Dixon started second via a two-lap average of 215.638 mph. Earlier in the session, last year’s No. 1 qualifier, Takuma Sato, crashed in Turn 1 on his warm-up lap. Sato was checked and released from the Wise Health System infield care center but his No. 30 ABeam Consulting  Honda suffered extensive damage. Rahal Letterman Lanigan Racing ultimately decided the car could not be repaired in time for the start and withdrew Sato from the lineup.

Series rookies Rinus VeeKay of Ed Carpenter Racing and Alex Palou of Dale Coyne Racing with Team Goh both were unhurt in a crash on Lap 38, and veteran Charlie Kimball also was uninjured in a crash on the frantic final lap.
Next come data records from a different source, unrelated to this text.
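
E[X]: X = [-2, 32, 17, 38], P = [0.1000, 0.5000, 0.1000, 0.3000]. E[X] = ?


E[X] = -2*0.1000 + 32*0.5000 + 17*0.1000 + 38*0.3000
= -0.2000 + 16.0000 + 1.7000 + 11.4000
= 28.9000

E[X] = 28.9000


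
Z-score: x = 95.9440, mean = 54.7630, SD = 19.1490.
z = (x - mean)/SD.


z = (95.9440 - 54.7630)/19.1490
= 41.1810/19.1490
= 2.1506

z = 2.1506


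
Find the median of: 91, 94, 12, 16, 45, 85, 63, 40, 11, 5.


Sorted: 5, 11, 12, 16, 40, 45, 63, 85, 91, 94
n = 10 (even)
Middle values: 40 and 45
Median = (40+45)/2 = 42.5000

Median = 42.5000


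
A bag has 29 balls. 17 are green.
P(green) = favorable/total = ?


P = 17/29 = 0.5862

P = 0.5862


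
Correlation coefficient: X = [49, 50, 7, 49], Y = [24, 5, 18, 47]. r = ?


Mean X = 38.7500, Mean Y = 23.5000
SD X = 18.335417, SD Y = 15.206906
Cov = 53.125000
r = 53.125000/(18.335417*15.206906) = 0.1905

r = 0.1905


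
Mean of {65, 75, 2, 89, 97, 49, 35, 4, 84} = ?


Sum = 65 + 75 + 2 + 89 + 97 + 49 + 35 + 4 + 84 = 500
n = 9
Mean = 500/9 = 55.5556

Mean = 55.5556


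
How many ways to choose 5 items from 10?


C(10,5) = 10!/(5! × 5!)
= 3628800/(120 × 120)
= 252

C(10,5) = 252


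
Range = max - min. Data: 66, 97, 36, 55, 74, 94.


Max = 97, Min = 36
Range = 97 - 36 = 61

Range = 61


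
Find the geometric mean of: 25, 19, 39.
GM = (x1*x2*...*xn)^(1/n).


Product = 25 × 19 × 39 = 18525
GM = 18525^(1/3) = 26.4598

GM = 26.4598


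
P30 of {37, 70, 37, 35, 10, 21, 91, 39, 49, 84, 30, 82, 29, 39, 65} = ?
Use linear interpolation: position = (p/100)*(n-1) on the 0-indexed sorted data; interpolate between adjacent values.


Sorted: 10, 21, 29, 30, 35, 37, 37, 39, 39, 49, 65, 70, 82, 84, 91
n = 15
Index = 30/100 * 14 = 4.2000
Lower = data[4] = 35, Upper = data[5] = 37
P30 = 35 + 0.2000*(2) = 35.4000

P30 = 35.4000


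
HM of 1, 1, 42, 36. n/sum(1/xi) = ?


Sum of reciprocals = 1/1 + 1/1 + 1/42 + 1/36 = 2.051587
HM = 4/2.051587 = 1.9497

HM = 1.9497


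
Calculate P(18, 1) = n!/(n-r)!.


P(18,1) = 18!/17!
= 6402373705728000/355687428096000
= 18

P(18,1) = 18


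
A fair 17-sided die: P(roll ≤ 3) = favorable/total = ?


Favorable outcomes (roll ≤ 3): 3
Total outcomes = 17
P = 3/17 = 0.1765

P = 0.1765


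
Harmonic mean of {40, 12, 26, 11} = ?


Sum of reciprocals = 1/40 + 1/12 + 1/26 + 1/11 = 0.237704
HM = 4/0.237704 = 16.8277

HM = 16.8277


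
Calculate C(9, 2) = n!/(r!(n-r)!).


C(9,2) = 9!/(2! × 7!)
= 362880/(2 × 5040)
= 36

C(9,2) = 36


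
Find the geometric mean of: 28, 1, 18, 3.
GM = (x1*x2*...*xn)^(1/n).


Product = 28 × 1 × 18 × 3 = 1512
GM = 1512^(1/4) = 6.2357

GM = 6.2357


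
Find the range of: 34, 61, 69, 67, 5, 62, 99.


Max = 99, Min = 5
Range = 99 - 5 = 94

Range = 94


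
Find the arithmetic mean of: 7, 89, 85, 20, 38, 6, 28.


Sum = 7 + 89 + 85 + 20 + 38 + 6 + 28 = 273
n = 7
Mean = 273/7 = 39.0000

Mean = 39.0000


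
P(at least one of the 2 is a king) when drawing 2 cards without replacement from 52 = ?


P(at least one) = 1 - P(none)
P(none) = (48/52) × (47/51) = 0.850679
P(at least one) = 1 - 0.850679 = 0.1493

P = 0.1493


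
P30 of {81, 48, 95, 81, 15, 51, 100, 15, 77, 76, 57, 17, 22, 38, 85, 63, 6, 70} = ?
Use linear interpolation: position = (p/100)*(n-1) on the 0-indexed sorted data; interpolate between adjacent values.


Sorted: 6, 15, 15, 17, 22, 38, 48, 51, 57, 63, 70, 76, 77, 81, 81, 85, 95, 100
n = 18
Index = 30/100 * 17 = 5.1000
Lower = data[5] = 38, Upper = data[6] = 48
P30 = 38 + 0.1000*(10) = 39.0000

P30 = 39.0000


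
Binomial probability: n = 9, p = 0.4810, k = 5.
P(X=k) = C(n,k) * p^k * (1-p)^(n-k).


C(9,5) = 126
p^5 = 0.025747
(1-p)^4 = 0.072555
P = 126 * 0.025747 * 0.072555 = 0.2354

P(X=5) = 0.2354


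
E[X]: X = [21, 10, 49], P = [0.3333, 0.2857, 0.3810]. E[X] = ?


E[X] = 21*0.3333 + 10*0.2857 + 49*0.3810
= 6.9993 + 2.8570 + 18.6690
= 28.5253

E[X] = 28.5253


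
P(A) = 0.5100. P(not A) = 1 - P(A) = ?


P(not A) = 1 - 0.5100 = 0.4900

P(not A) = 0.4900


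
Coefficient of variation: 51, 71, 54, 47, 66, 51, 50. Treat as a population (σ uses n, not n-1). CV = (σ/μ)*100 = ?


Mean = 55.7143
SD = 8.4128
CV = (8.4128/55.7143)*100 = 15.0999%

CV = 15.0999%


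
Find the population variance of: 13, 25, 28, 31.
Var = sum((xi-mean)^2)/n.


Mean = 24.2500
Squared deviations: 126.5625, 0.5625, 14.0625, 45.5625
Sum = 186.7500
Variance = 186.7500/4 = 46.6875

Variance = 46.6875


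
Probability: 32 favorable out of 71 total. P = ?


P = 32/71 = 0.4507

P = 0.4507


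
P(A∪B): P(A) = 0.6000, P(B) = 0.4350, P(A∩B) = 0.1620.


P(A∪B) = 0.6000 + 0.4350 - 0.1620
= 1.0350 - 0.1620
= 0.8730

P(A∪B) = 0.8730


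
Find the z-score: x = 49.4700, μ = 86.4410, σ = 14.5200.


z = (49.4700 - 86.4410)/14.5200
= -36.9710/14.5200
= -2.5462

z = -2.5462


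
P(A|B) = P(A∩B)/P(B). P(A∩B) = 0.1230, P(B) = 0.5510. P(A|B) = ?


P(A|B) = 0.1230/0.5510 = 0.2232

P(A|B) = 0.2232


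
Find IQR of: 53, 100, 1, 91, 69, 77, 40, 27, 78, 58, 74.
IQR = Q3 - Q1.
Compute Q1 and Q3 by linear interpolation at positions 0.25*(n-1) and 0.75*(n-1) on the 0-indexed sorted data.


Sorted: 1, 27, 40, 53, 58, 69, 74, 77, 78, 91, 100
Q1 (25th %ile) = 46.5000
Q3 (75th %ile) = 77.5000
IQR = 77.5000 - 46.5000 = 31.0000

IQR = 31.0000


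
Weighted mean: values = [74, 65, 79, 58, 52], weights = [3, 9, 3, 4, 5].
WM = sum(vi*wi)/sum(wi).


Numerator = 74*3 + 65*9 + 79*3 + 58*4 + 52*5 = 1536
Denominator = 3 + 9 + 3 + 4 + 5 = 24
WM = 1536/24 = 64.0000

WM = 64.0000


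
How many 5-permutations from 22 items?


P(22,5) = 22!/17!
= 1124000727777607680000/355687428096000
= 3160080

P(22,5) = 3160080


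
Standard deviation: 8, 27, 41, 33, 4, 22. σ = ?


Mean = 22.5000
Variance = 170.9167
SD = sqrt(170.9167) = 13.0735

SD = 13.0735


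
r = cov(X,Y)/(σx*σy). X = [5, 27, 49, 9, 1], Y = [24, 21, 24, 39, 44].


Mean X = 18.2000, Mean Y = 30.4000
SD X = 17.780889, SD Y = 9.264988
Cov = -101.680000
r = -101.680000/(17.780889*9.264988) = -0.6172

r = -0.6172


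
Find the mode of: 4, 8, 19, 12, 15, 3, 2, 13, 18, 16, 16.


Frequencies: 2:1, 3:1, 4:1, 8:1, 12:1, 13:1, 15:1, 16:2, 18:1, 19:1
Max frequency = 2
Mode = 16

Mode = 16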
Kimball was making his debut as fulltime driver of the No. 4 TRESIBA Chevrolet fielded by A.J. Foyt Enterprises.

Next NTT IndyCar Series race is the GMR Grand Prix on the road course at the Indianapolis Motor Speedway on Saturday, July 4.


Results Saturday of the Genesys 300 NTT IndyCar Series event on the high-banked/1.5-mile Texas Motor Speedway in Fort Worth, with order of finish, starting position in parentheses, driver, engine, laps completed and reason out (if any):

  1. (2) Scott Dixon, Honda, 200, Running
  2. (3) Simon Pagenaud, Chevrolet, 200, Running
  3. (1) Josef Newgarden, Chevrolet, 200, Running
  4. (5) Zach Veach, Honda, 200, Running
  5. (13) Ed Carpenter, Chevrolet, 200, Running
  6. (19) Conor Daly, Chevrolet, 200, Running
  7. (14) Colton Herta, Honda, 200, Running
  8. (4) Ryan Hunter-Reay, Honda, 200, Running
  9. (20) Oliver Askew-(R), Chevrolet, 200, Running
  10. (10) Tony Kanaan, Chevrolet, 200, Running
  11. (12) Charlie Kimball, Chevrolet, 199, Contact                                                        
  12. (18) Pato O’Ward, Chevrolet, 199, Running
  13. (6) Will Power, Chevrolet, 199, Running
  14. (11) Marco Andretti, Honda, 199, Running
  15. (8) Alexander Rossi, Honda, 199, Running
  16. (21) Jack Harvey, Honda, 199, Running
  17. (7) Graham Rahal, Honda, 198, Running
  18. (15) James Hinchcliffe, Honda, 198, Running
  19. (17) Marcus Ericsson, Honda, 196, Running
  20. (9) Felix Rosenqvist, Honda, 190, Contact
  21. (23) Santino Ferrucci, Honda, 156, Mechanical
  22. (24) Rinus VeeKay-(R), Chevrolet, 36, Contact
  23. (16) Alex Palou-(R), Honda, 36, Contact
  24. (22) Takuma Sato, Honda, 0, Did Not Start

(R): Denotes Rookie of the Year candidate.

All cars use fourth-generation NTT IndyCar Series chassis (Dallara IR12) with universal IR-18 aerodynamic bodywork; Chevrolet or Honda 2.2-liter, twin-turbocharged, direct-injected V-6 engines and Firestone Firehawk tires.

Race Statistics

Winner’s average speed: 175.201 mph

Time of Race: 1:38:37.7648

Cautions: 4 for 24 laps

Lead changes: 5 among 3 drivers.

Lap Leaders: Newgarden, 1 – 31; Dixon, Scott 32 – 34; Veach, 35 – 36; Dixon,  37 – 80; Newgarden, 81 – 90; Dixon, Scott 91 – 200.

Point standings: Dixon 53, Pagenaud 40, Newgarden 37, Veach 33, Carpenter 30, Daly 28, Herta 26, Hunter-Reay 24, Askew 22, Kanaan 20.